The denizens of National Review’s Corner are very, very upset about a recent suggestion by Senator Lindsey Graham (R-SC) that the First Amendment should be limited at home in accordance with the security demands of America’s various foreign wars. Graham was responding to the public burning of a Koran by Florida pastor Terry Jones, which prompted riots in Afghanistan that have so far killed a total of 24 people; in response, Graham argued that “free speech is a great idea, but we’re in a war.” For Mark Steyn, Andy McCarthy, and Andrew Stuttaford, this is proof on the ongoing collapse of confidence in the West. “In the absence of cultural confidence at home,” Steyn writes, “we are sending the message that the bedrock principles of free, pluralist societies will bend and crumble in a vain race to keep up with the ever touchier sensitivities of the perpetually aggrieved.”

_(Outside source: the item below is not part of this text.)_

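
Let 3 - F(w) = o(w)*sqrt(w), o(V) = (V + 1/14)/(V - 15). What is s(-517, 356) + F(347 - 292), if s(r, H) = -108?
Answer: -105 - 771*sqrt(55)/560 ≈ -115.21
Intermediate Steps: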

As it happens, I agree with the Corner-ites’ opposition to Graham’s proposal, if not their hysteria about the ongoing Islamization of the West. But it’s worth looking a little more closely at the logic of Graham’s proposal. Graham and his close ally John McCain have frequently tried to cast themselves as a “vital center” on issues of torture and civil liberties, but in fact they have proved themselves to be reliably right-wing on these issues; in particular, Graham has been a vocal opponent of civilian trials for terror suspects and of accountability for Bush-era officials involved in the torture of detainees. His belief that the First Amendment might have to be sacrificed in the name of the war on terror is not some out-of-character lapse of cultural confidence; rather, it’s of a piece with his generally stated view that fighting terror should take precedence over civil liberties at home.

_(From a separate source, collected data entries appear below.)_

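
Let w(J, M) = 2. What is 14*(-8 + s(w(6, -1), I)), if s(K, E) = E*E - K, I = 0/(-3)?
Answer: -140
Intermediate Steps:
I = 0 (I = 0*(-⅓) = 0)
s(K, E) = E² - K
14*(-8 + s(w(6, -1), I)) = 14*(-8 + (0² - 1*2)) = 14*(-8 + (0 - 2)) = 14*(-8 - 2) = 14*(-10) = -140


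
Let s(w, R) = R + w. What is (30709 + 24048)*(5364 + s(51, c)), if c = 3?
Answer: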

Steyn and McCarthy profess to be shocked — shocked! — that the Bill of Rights might be abridged for American citizens as a result of what’s going on “over there.” But in fact, Graham’s proposal is rather mild compared to the views of, say, John Yoo, who suggested in a notorious October 2001 memo [PDF] that the President during wartime can override the Fourth Amendment — and by implication, the entirety of the Bill of Rights — at will, provided he deems it necessary for the war effort. (Graham at least seemed to be proposing that the First Amendment should be restricted through legislation rather than presidential fiat.) Of course, Yoo’s analysis has since been repudiated by the Justice Department, and he was later reprimanded by an internal Justice Department report investigating his conduct during the Bush years. But since leaving the Bush administration he’s been welcomed with open arms by the American right — not least, National Review, which has brought him on board as a contributor along with Steyn, McCarthy, and Stuttaford. If Steyn and McCarthy, at least, have expressed any misgivings about Yoo’s analysis, I haven’t seen them. (Stuttaford is more reliably libertarian.)

Like much of the American right, Steyn and McCarthy seem to have no objection to rescinding the constitutional rights of American citizens provided it only happens to “them” (brown people with funny names) and not to “us” (nice, patriotic white people). They might want to consider, however, whether this is really a tenable line — or whether, as Graham’s proposal suggests, the slope is more slippery than they would allow.